De novo pergunto, por que ele pode e meu vizinho feio, caolho, velho, desdentado, cheirando à mistura preferida de tais criaturas (álcool, cigarro e suor) não pode? Eu tenho a resposta. Não, não pode. Se há uma lei e uma regra, deve ser PARA TODOS. O rico não pode invadir o sinal, nem o pobre. Ah, mas foi só uma vez na vida. E se cada morador quiser fazer um evento dessa magnitude 'uma vez na vida' com o estilo de som e aparatos que costuma fazer e gostar? E se for uma famigerada live 'baile funk'?

Olha eu aí mais uma vez sendo a vizinha chata, sim. Aquela que quando vai ligar o som, pensa no outro, se ali tem bebês, idosos, pessoas que não precisam ouvir o que eu gosto de ouvir. Mesmo estando dentro da sua casa, o som que sai dali não deve me atingir. O respeito deve sempre passar por aí. Os lindos e cheirosos vizinhos do lindo Alok deveriam assistir sua live de dentro de suas belas casas, assim como eu. Mais uma vez, respeito e escolha, devem sempre chegar antes em quaisquer relações. 

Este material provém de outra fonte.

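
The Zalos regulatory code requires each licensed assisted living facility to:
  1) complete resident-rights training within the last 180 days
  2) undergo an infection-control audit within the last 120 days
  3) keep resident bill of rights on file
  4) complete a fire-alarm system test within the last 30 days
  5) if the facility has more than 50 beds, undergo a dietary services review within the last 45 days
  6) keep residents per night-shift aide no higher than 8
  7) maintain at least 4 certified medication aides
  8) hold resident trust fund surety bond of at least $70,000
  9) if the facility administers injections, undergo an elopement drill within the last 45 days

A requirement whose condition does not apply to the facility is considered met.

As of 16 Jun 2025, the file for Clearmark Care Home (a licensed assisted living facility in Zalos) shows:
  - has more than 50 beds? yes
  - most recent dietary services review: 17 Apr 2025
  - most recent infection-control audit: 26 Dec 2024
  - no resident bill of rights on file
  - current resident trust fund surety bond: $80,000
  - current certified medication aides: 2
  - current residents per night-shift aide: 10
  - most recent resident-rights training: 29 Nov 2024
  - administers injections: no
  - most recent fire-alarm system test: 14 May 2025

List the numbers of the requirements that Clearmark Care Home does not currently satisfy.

1. resident-rights training 199 days ago vs limit 180 → not met
2. infection-control audit 172 days ago vs limit 120 → not met
3. resident bill of rights absent → not met
4. fire-alarm system test 33 days ago vs limit 30 → not met
5. condition 'has more than 50 beds' holds; dietary services review 60 days ago vs limit 45 → not met
6. residents per night-shift aide 10 > 8 → not met
7. certified medication aides 2 < 4 → not met
8. resident trust fund surety bond $80,000 ≥ $70,000 → met
9. condition 'administers injections' does not hold → requirement n/a → met
Not met: 1, 2, 3, 4, 5, 6, 7

1, 2, 3, 4, 5, 6, 7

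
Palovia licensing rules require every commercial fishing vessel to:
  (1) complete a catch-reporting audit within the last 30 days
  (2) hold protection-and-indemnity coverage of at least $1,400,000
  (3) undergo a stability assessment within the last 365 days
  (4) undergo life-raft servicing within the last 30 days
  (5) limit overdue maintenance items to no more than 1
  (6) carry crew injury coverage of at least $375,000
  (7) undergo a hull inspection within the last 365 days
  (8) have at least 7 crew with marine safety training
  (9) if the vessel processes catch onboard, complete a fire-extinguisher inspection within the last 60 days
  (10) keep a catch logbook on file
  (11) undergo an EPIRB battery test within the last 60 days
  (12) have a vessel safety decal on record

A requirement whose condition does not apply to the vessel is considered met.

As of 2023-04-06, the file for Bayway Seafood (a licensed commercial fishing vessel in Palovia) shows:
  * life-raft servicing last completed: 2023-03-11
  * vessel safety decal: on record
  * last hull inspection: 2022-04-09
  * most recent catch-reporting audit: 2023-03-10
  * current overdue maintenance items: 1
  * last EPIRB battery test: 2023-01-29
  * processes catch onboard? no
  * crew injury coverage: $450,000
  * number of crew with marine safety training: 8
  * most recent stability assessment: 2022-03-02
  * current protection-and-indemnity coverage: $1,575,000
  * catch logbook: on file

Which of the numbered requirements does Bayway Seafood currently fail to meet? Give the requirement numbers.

1. catch-reporting audit 27 days ago vs limit 30 → met
2. protection-and-indemnity coverage $1,575,000 ≥ $1,400,000 → met
3. stability assessment 400 days ago vs limit 365 → not met
4. life-raft servicing 26 days ago vs limit 30 → met
5. overdue maintenance items 1 ≤ 1 → met
6. crew injury coverage $450,000 ≥ $375,000 → met
7. hull inspection 362 days ago vs limit 365 → met
8. crew with marine safety training 8 ≥ 7 → met
9. condition 'processes catch onboard' does not hold → requirement n/a → met
10. catch logbook present → met
11. EPIRB battery test 67 days ago vs limit 60 → not met
12. vessel safety decal present → met
Not met: 3, 11

3, 11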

Que pena que meu vizinho não é Alok e que pena que meu vizinho é o velho assustador, estilo Walking Dead. Que bom que os vizinhos de Alok foram presenteados com um som e uma produção sensacionais e que pena que por aqui a coisa é bem ao contrário. Mas, que bom que meus pais me ensinaram que o respeito ao outro e o cumprimento de leis e regras deve ser para todos e não apenas para um público selecionado. Devo ter a alma imparcial, nem tanto, nem tão pouco. Sempre, o justo.